Ce mouvement, né entre février et avril 2013, s’est intitulé  « Marea Granate », Marée Grenat (5), pour rappeler la couleur des passeports espagnols en signe de reconnaissance. Il est né dans un climat de mobilisation citoyenne croissante, dans l’esprit du  mouvement des indignés du 15 Mai 2011, qui a été suivi par différentes « Marées Citoyennes » plus sectorielles (dans la santé, l’éducation, la recherche scientifique…).

Les membres du mouvement « Marée Grenat » ont comme point commun le fait de se définir comme un groupe de migrants, obligés de partir de leur pays face aux manques de perspectives sur le marché du travail, pour trouver un emploi qui corresponde à leurs études. Ils souhaitent depuis l’étranger, faire changer  la  politique menée par leur gouvernement en s’associant aux autres mouvements de protestation nationaux.
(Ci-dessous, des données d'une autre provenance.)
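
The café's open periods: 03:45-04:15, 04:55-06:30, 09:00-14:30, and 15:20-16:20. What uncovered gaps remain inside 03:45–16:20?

04:15-04:55, 06:30-09:00, 14:30-15:20

The merged coverage is 03:45-04:15, 04:55-06:30, 09:00-14:30, 15:20-16:20.
Gaps within 03:45-16:20: 04:15-04:55, 06:30-09:00, 14:30-15:20.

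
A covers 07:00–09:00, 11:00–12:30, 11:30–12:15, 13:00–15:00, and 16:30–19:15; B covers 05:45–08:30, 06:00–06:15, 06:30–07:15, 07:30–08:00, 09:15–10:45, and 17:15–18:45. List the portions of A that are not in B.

A, merged: 07:00–09:00, 11:00–12:30, 13:00–15:00, 16:30–19:15.
B, merged: 05:45–08:30, 09:15–10:45, 17:15–18:45.
07:00–09:00 with B removed leaves 08:30–09:00.
11:00–12:30 is untouched.
13:00–15:00 is untouched.
16:30–19:15 with B removed leaves 16:30–17:15, 18:45–19:15.

08:30–09:00, 11:00–12:30, 13:00–15:00, 16:30–17:15, 18:45–19:15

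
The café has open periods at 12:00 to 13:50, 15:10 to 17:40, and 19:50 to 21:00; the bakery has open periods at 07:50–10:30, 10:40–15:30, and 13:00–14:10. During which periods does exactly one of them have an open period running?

B, merged: 07:50-10:30, 10:40-15:30.
Only in the first: 15:30-17:40, 19:50-21:00.
Only in the second: 07:50-10:30, 10:40-12:00, 13:50-15:10.
Together these are the periods covered by exactly one.

07:50-10:30, 10:40-12:00, 13:50-15:10, 15:30-17:40, 19:50-21:00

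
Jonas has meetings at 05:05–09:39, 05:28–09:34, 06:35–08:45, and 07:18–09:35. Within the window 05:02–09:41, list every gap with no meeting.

The merged coverage is 05:05-09:39.
Uncovered inside 05:02-09:41: 05:02-05:05, 09:39-09:41.

05:02-05:05, 09:39-09:41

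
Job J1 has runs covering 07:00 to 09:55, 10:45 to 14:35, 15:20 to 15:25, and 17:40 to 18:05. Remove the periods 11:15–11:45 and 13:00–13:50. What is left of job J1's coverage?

07:00–09:55, 10:45–11:15, 11:45–13:00, 13:50–14:35, 15:20–15:25, 17:40–18:05

07:00–09:55 is untouched.
10:45–14:35 with B removed leaves 10:45–11:15, 11:45–13:00, 13:50–14:35.
15:20–15:25 is untouched.
17:40–18:05 is untouched.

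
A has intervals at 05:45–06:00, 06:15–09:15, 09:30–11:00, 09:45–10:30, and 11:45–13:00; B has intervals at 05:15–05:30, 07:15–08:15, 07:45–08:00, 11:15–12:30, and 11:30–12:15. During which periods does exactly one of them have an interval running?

First set merges to 05:45–06:00, 06:15–09:15, 09:30–11:00, 11:45–13:00.
Second set merges to 05:15–05:30, 07:15–08:15, 11:15–12:30.
Only in the first: 05:45–06:00, 06:15–07:15, 08:15–09:15, 09:30–11:00, 12:30–13:00.
Only in the second: 05:15–05:30, 11:15–11:45.
Together these are the periods covered by exactly one.

05:15–05:30, 05:45–06:00, 06:15–07:15, 08:15–09:15, 09:30–11:00, 11:15–11:45, 12:30–13:00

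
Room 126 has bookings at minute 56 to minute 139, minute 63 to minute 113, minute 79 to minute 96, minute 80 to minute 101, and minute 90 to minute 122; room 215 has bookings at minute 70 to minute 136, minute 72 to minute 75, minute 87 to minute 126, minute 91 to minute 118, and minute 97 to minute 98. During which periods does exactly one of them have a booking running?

minute 56 to minute 70, minute 136 to minute 139

First set merges to minute 56 to minute 139.
Second set merges to minute 70 to minute 136.
A \ B = minute 56 to minute 70, minute 136 to minute 139.
B \ A = none.
Union of the two gives the symmetric difference.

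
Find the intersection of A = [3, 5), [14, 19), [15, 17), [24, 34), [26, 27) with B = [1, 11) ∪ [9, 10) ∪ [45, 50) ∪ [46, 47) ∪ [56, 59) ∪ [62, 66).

First set merges to [3, 5), [14, 19), [24, 34).
Second set merges to [1, 11), [45, 50), [56, 59), [62, 66).
[3, 5) overlaps B on [3, 5).
[14, 19) falls entirely outside B.
[24, 34) falls entirely outside B.

[3, 5)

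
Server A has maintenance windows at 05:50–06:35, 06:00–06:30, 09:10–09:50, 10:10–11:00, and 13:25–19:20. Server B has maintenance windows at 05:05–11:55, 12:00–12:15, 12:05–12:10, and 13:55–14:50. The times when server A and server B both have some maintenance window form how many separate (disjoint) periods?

A, merged: 05:50–06:35, 09:10–09:50, 10:10–11:00, 13:25–19:20.
B, merged: 05:05–11:55, 12:00–12:15, 13:55–14:50.
A ∩ B = 05:50–06:35, 09:10–09:50, 10:10–11:00, 13:55–14:50.
That is 4 disjoint pieces.

4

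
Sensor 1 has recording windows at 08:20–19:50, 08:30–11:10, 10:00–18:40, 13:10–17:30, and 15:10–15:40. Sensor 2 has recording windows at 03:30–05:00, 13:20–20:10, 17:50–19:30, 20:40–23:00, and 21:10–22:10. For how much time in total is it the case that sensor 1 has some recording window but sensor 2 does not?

First set merges to 08:20-19:50.
Second set merges to 03:30-05:00, 13:20-20:10, 20:40-23:00.
A \ B = 08:20-13:20.
Total: 5 h.

5 h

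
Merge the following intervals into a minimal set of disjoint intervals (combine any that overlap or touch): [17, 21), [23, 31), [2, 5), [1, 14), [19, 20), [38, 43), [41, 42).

[1, 14) ∪ [17, 21) ∪ [23, 31) ∪ [38, 43)

Sort by start: [1, 14), [2, 5), [17, 21), [19, 20), [23, 31), [38, 43), [41, 42).
[2, 5) overlaps/touches [1, 14) → extend to [1, 14).
[17, 21) is disjoint → start new block.
[19, 20) overlaps/touches [17, 21) → extend to [17, 21).
[23, 31) is disjoint → start new block.
[38, 43) is disjoint → start new block.
[41, 42) overlaps/touches [38, 43) → extend to [38, 43).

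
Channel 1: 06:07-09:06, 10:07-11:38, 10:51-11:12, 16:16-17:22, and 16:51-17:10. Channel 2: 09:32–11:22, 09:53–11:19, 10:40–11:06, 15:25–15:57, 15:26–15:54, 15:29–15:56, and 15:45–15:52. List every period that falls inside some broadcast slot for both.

10:07–11:22

First set merges to 06:07–09:06, 10:07–11:38, 16:16–17:22.
Second set merges to 09:32–11:22, 15:25–15:57.
06:07–09:06 falls entirely outside B.
10:07–11:38 overlaps B on 10:07–11:22.
16:16–17:22 falls entirely outside B.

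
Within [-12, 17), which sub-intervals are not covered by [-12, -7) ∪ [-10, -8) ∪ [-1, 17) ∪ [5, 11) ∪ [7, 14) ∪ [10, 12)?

[-7, -1)

Covered (merged): [-12, -7), [-1, 17).
Complement within [-12, 17): [-7, -1).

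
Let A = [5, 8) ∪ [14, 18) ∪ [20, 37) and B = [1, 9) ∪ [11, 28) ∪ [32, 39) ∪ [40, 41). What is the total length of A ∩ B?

A ∩ B = [5, 8), [14, 18), [20, 28), [32, 37).
Total: 3 + 4 + 8 + 5 = 20.

20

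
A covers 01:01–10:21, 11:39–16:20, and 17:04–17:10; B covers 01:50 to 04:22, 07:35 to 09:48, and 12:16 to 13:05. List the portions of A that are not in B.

01:01–01:50, 04:22–07:35, 09:48–10:21, 11:39–12:16, 13:05–16:20, 17:04–17:10

01:01–10:21 \ B = 01:01–01:50, 04:22–07:35, 09:48–10:21.
11:39–16:20 \ B = 11:39–12:16, 13:05–16:20.
17:04–17:10: nothing removed.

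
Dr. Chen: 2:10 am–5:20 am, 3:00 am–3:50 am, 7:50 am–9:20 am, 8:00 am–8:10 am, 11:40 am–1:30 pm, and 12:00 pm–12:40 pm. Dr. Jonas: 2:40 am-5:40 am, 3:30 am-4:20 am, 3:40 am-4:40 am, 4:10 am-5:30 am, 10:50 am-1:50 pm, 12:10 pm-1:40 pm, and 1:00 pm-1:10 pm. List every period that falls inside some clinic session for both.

First set merges to 2:10 am-5:20 am, 7:50 am-9:20 am, 11:40 am-1:30 pm.
Second set merges to 2:40 am-5:40 am, 10:50 am-1:50 pm.
2:10 am-5:20 am meets the second set on 2:40 am-5:20 am.
7:50 am-9:20 am: no overlap with the second set.
11:40 am-1:30 pm meets the second set on 11:40 am-1:30 pm.

2:40 am-5:20 am, 11:40 am-1:30 pm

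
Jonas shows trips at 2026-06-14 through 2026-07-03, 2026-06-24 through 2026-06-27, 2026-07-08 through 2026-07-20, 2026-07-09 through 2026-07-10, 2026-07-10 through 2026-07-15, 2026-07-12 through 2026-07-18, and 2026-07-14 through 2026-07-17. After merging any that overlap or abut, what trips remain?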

Le mouvement grenat partage un double rêve se rendre visibles depuis l’étranger pour contribuer à améliorer la situation actuelle de leur pays mais aussi pouvoir rentrer en Espagne et choisir eux-mêmes, sans être contraints par le manque de travail, d’entreprendre un parcours migratoire pour avoir de nouvelles opportunités à l’étranger. Ce rêve est encore un songe (6) mais ne demande qu’à se réaliser.

 

(1)     Le nombre réel des migrants est inconnu pour l’Espagne, car ces données sont collectées dans les registres des consulats, auxquels ne pas inscrits tous les ressortissants espagnols
(2)     troisième trimestre 2013- http://economia.elpais.com/economia/2013/10/24/empleo/1382612384_944615.html
(3)    deuxième trimestre 2013 - http://economia.elpais.com/economia/2013/07/01/agencias/1372670210_435232.html
(4)     Selon la Convention des Nations unies pour les Droits de l’homme, le « migrant de travail» (migrant worker) a fait son choix de partir librement, pour des raisons de «convenance personnelle » et sans l’intervention de facteurs externes contraignants (art. 1.1 a).
(5)     Sites d’intérêt :Nueva Ola (FACEEF) (Nouvelle Vague, Fédération des Associations et Centres d’Emigrés en France) : http://nuevaola.faceef.fr/ ; Marea Granate : http://mareagranate.org ; Manifeste Maré Grenat : http://mareagranate.org/?page_id=244
(6)     Une émission de télévision « El objectivo » diffusée sur la chaîne espagnole privée le 27 octobre 2013 “La Sexta” interrogeait des expatriés espagnols qui ont répondu qu’ils rentraient, pour l’instant en Espagne pour les vacances ou pour leur retraite mais pas pour la vie active.